The interesting edge case with AI agents: the "operator" collapses into whoever owns the agent, and the log's job changes fundamentally.

When a regular app logs an error, it's a passive record — the operator investigates at leisure. When an agent logs "I'm about to delete these 47 files — is that right?", it's an active interrupt. The log becomes a decision request, not an event record. "Waiting for human approval" is a semantically different thing than "ERROR: something failed."

Most agent setups treat this badly — write to stderr, fire a webhook, hope the human checks Slack. There's no canonical "agent pausing for human input" primitive in most stacks. It's logging's open problem for the agentic era.

jauntywundrkind - 8 hours ago

This is a not-so subtle advantage JavaScript has over 90% of everything else: Chrome DevTools Protocol (CDP), which exists/is-great in-large-part thanks to JavaScript being an alive language. Of the Stop Writing Dead Programs variety (https://jackrusher.com/strange-loop-2022/, https://news.ycombinator.com/item?id=33270235). It's just astoundingly capable, so very richly exposes such a featureful runtime, across so many dimensions of tooling. REPL, logging, performance, heap, profile, storage, tracing and others, just for the core, before you get into the browser based things. https://chromedevtools.github.io/devtools-protocol/

This is such a core advantage to javascript: that it is an alive language. The runtime makes it very easy to change and modify systems ongoingly, and as an operator, that is so so so much better than having a statically compiled binary, in terms of what is possible.
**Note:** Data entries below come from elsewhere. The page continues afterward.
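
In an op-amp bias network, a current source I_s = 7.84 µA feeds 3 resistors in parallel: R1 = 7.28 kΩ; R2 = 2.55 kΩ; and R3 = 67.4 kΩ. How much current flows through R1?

ΣG = 1/7.28 + 1/2.55 + 1/67.4 = 0.5444.
R1 takes the fraction G_k/ΣG = 0.1374/0.5444 = 0.2523, so I = 7.84 × 0.2523 = 1.978 µA.

I ≈ 1.98 µA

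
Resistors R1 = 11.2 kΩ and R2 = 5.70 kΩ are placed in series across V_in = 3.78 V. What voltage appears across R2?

V ≈ 1.27 V

Total series resistance ΣR = 11.2 + 5.70 = 16.90 kΩ.
Voltage divider: V = V_in · (5.700 / 16.90) = 3.78 × 0.3373 = 1.275 V.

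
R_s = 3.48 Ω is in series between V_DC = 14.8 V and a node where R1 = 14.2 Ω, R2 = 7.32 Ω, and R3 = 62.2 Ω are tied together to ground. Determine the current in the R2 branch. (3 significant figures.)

I ≈ 1.14 A

Equivalent of the parallel group: R_p = 4.482 Ω.
Node voltage V_A = V_DC · R_p/(R_s + R_p) = 14.8 × 0.5629 = 8.331 V.
I(R2) = V_A / R2 = 8.331/7.32 = 1.138 A.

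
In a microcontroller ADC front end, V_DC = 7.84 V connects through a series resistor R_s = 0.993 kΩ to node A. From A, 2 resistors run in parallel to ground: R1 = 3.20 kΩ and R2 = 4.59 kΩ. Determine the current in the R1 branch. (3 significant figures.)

Parallel bank: R_p = 1/(1/3.20 + 1/4.59) = 1.885 kΩ.
V_A = 7.84 × 1.885/2.878 = 5.135 V.
I(R1) = V_A / R1 = 5.135/3.20 = 1.605 mA.
(Check via current divider: I_total = 2.724 mA; share G_k/ΣG = 0.5892 → same result.)

I ≈ 1.60 mA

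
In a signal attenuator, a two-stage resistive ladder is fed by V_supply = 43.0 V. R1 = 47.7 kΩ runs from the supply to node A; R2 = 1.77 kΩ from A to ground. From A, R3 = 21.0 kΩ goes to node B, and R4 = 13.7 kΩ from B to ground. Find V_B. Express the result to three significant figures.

V_B ≈ 0.579 V

Looking into the second stage from A: R3 + R4 = 34.70 kΩ appears in parallel with R2.
R2 ‖ (R3+R4) = 1.684 kΩ.
V_A = 43.0 × 1.684/(47.7 + 1.684) = 1.466 V.
Stage 2 is unloaded, so V_B = V_A · R4/(R3+R4) = 1.466 × 13.7/34.70 = 0.5789 V.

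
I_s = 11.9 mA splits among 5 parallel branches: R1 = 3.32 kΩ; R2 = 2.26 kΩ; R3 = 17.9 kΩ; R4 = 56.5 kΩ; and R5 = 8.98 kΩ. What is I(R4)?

I ≈ 0.227 mA

ΣG = 1/3.32 + 1/2.26 + 1/17.9 + 1/56.5 + 1/8.98 = 0.9286.
Current divider: I(R4) = I_s · G_k/ΣG = 11.9 × (0.01770/0.9286) = 11.9 × 0.01906 = 0.2268 mA.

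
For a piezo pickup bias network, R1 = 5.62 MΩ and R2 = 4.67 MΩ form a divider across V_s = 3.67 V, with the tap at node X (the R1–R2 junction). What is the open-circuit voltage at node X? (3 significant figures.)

V_th ≈ 1.67 V

V_th is the unloaded tap voltage: V_s · R2/(R1+R2) = 3.67 × 0.4538 = 1.666 V.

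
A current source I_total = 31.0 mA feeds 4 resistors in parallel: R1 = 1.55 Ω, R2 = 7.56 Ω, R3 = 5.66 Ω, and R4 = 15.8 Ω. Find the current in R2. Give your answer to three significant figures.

Conductances: ΣG = 1/1.55 + 1/7.56 + 1/5.66 + 1/15.8 = 1.017 (1/Ω).
R2 takes the fraction G_k/ΣG = 0.1323/1.017 = 0.1300, so I = 31.0 × 0.1300 = 4.030 mA.

I ≈ 4.03 mA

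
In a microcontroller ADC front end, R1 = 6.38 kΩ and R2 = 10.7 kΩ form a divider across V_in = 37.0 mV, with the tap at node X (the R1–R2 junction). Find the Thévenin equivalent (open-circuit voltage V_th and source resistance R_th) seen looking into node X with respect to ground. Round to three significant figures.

V_th ≈ 23.2 mV, R_th ≈ 4.00 kΩ

With X open, the divider is unloaded: V_th = 37.0 × 10.7/17.08 = 23.18 mV.
With V_in suppressed (replaced by a short), R_th = R1 ‖ R2 = (6.380 × 10.7)/(6.380 + 10.7) = 3.997 kΩ.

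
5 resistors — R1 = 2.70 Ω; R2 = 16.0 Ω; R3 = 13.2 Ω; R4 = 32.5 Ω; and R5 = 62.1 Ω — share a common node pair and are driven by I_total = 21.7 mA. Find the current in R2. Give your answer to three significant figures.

ΣG = 1/2.70 + 1/16.0 + 1/13.2 + 1/32.5 + 1/62.1 = 0.5555.
R2 takes the fraction G_k/ΣG = 0.06250/0.5555 = 0.1125, so I = 21.7 × 0.1125 = 2.441 mA.

I ≈ 2.44 mA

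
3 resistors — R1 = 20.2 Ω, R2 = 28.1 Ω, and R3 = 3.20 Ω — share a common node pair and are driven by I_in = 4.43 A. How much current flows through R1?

I ≈ 0.552 A

Conductances: ΣG = 1/20.2 + 1/28.1 + 1/3.20 = 0.3976 (1/Ω).
By the current-divider rule, I = I_in · G_k/ΣG = 4.43 × 0.1245 = 0.5516 A.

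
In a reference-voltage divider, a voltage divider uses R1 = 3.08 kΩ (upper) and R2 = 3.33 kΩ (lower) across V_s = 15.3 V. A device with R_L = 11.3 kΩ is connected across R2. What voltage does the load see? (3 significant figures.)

V_out ≈ 6.96 V

First combine the lower leg with the load: R2 ‖ R_L = 2.572 kΩ.
Now apply the divider: V_out = 15.3 × 0.4551 = 6.962 V.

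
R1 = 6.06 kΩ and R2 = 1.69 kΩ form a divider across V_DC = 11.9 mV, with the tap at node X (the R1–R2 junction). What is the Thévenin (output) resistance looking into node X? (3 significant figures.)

Zeroing V_DC shorts the top of R1 to ground, so R_th = R1 ‖ R2 = 1.321 kΩ.

R_th ≈ 1.32 kΩ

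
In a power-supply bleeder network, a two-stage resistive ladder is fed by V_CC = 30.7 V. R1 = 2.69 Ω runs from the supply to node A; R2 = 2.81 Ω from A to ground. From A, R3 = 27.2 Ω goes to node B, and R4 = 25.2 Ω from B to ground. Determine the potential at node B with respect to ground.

Looking into the second stage from A: R3 + R4 = 52.40 Ω appears in parallel with R2.
R2 ‖ (R3+R4) = 2.667 Ω.
First divider: V_A = V_CC · 2.667/(2.69 + 2.667) = 15.28 V.
Then the unloaded second divider: V_B = V_A × R4/(R3+R4) = 15.28 × 0.4809 = 7.350 V.

V_B ≈ 7.35 V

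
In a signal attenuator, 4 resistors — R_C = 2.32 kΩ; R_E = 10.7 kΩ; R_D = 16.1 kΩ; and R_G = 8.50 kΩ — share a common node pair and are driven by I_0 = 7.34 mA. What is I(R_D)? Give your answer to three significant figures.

ΣG = 1/2.32 + 1/10.7 + 1/16.1 + 1/8.50 = 0.7043.
Current divider: I(R_D) = I_0 · G_k/ΣG = 7.34 × (0.06211/0.7043) = 7.34 × 0.08820 = 0.6474 mA.

I ≈ 0.647 mA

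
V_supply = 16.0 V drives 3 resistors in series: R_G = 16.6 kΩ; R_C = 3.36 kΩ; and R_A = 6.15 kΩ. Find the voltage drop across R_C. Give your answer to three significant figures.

Series total: ΣR = 16.6 + 3.36 + 6.15 = 26.11 kΩ.
By the voltage-divider rule, V = 16.0 × 3.360/26.11 = 2.059 V.

V ≈ 2.06 V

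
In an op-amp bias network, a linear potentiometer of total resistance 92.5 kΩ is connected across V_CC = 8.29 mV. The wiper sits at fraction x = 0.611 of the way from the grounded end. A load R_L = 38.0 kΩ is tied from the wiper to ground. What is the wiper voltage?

V_out ≈ 3.21 mV

Split the track: R_lower = x·R_p = 56.52 kΩ, R_upper = (1−x)·R_p = 35.98 kΩ.
(x·R_p) ‖ R_L = 22.72 kΩ.
V_out = 8.29 × 22.72/(35.98 + 22.72) = 3.209 mV.
(Unloaded: V_out = x·V_CC = 5.07 mV.)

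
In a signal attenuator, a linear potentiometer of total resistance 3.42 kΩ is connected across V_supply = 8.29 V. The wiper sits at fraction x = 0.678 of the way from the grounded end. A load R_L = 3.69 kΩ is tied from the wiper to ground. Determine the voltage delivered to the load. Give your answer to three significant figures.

The pot divides into 1.101 kΩ above the wiper and 2.319 kΩ below.
R_L loads the lower segment: effective lower R = 1.424 kΩ.
V_out = 8.29 × 1.424/(1.101 + 1.424) = 4.675 V.

V_out ≈ 4.67 V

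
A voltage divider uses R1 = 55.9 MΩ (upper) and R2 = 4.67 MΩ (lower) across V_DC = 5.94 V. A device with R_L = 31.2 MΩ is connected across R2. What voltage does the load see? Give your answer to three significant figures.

V_out ≈ 0.402 V

R2 ‖ R_L = (4.67 × 31.2)/(4.67 + 31.2) = 4.062 MΩ.
Voltage divider with the loaded lower leg: V_out = 5.94 × 4.062/(55.9 + 4.062) = 5.94 × 0.06774 = 0.4024 V.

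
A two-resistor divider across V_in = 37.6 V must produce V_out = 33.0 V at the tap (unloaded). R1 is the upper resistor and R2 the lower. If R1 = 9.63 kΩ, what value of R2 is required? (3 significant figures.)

Required fraction k = V_out/V_in = 0.8777.
So R2 = R1 · V_out/(V_in − V_out) = 9.63 × 33.0/(37.6 − 33.0) = 9.63 × 7.174 = 69.08 kΩ.

R2 ≈ 69.1 kΩ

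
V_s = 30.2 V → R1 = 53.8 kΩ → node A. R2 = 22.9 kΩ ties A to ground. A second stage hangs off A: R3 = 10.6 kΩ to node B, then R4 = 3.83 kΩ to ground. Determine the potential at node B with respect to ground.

V_B ≈ 1.13 V

Looking into the second stage from A: R3 + R4 = 14.43 kΩ appears in parallel with R2.
Effective lower resistance at A: R2 ‖ 14.43 = 8.852 kΩ.
First divider: V_A = V_s · 8.852/(53.8 + 8.852) = 4.267 V.
Then the unloaded second divider: V_B = V_A × R4/(R3+R4) = 4.267 × 0.2654 = 1.133 V.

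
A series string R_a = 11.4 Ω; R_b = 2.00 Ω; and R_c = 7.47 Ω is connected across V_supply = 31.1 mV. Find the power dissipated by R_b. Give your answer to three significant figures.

The common current is I = 31.1/20.87 = 1.490 mA.
P(R_b) = I²·R_b = (1.490)² × 2.00 = 4.441 µW.

P ≈ 4.44 µW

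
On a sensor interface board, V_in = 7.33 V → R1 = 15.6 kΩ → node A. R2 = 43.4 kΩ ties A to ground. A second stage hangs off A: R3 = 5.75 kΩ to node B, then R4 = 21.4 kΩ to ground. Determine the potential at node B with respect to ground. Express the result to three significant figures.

Node A sees R2 in parallel with the series input of stage 2, R3 + R4 = 27.15 kΩ.
Effective lower resistance at A: R2 ‖ 27.15 = 16.70 kΩ.
First divider: V_A = V_in · 16.70/(15.6 + 16.70) = 3.790 V.
V_B = V_A × 0.7882 = 2.987 V.

V_B ≈ 2.99 V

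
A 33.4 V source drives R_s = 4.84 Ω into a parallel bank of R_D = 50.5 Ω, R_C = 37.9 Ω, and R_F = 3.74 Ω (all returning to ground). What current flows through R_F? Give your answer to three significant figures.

Parallel bank: R_p = 1/(1/50.5 + 1/37.9 + 1/3.74) = 3.189 Ω.
V_A by voltage divider: V_A = 33.4 × 3.189/(4.84 + 3.189) = 13.27 V.
I(R_F) = V_A / R_F = 13.27/3.74 = 3.547 A.

I ≈ 3.55 A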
One of my favorite techniques is using SIGUSR1 to start the node debugger. Performance impact is not that bad. Pick a random container in prod, and... just debug it. Use logpoints instead of breakpoints, since you don't want to halt the world. Takes some scripting to SSH port forward to docker port forward to the container, but an LLM can crack that script out in no time. https://nodejs.org/en/learn/getting-started/debugging#enable...

My cherry on top is to make sure the services my apps consume are attached to globalThis, so I can just hit my services directly from the running instance, in the repl. Without having to trap them being used here or there.

woeirua - 9 hours ago

I feel like this is an outdated point of view now. Logs are clearly going to be read primarily by agents very soon, if they're not already now.

For example, we're experimenting with having Claude Desktop read log files for remote users. It's often able to troubleshoot and solve issues for our users faster than we can, especially after you give it access to your codebase through GH MCP or something like that. It's wild.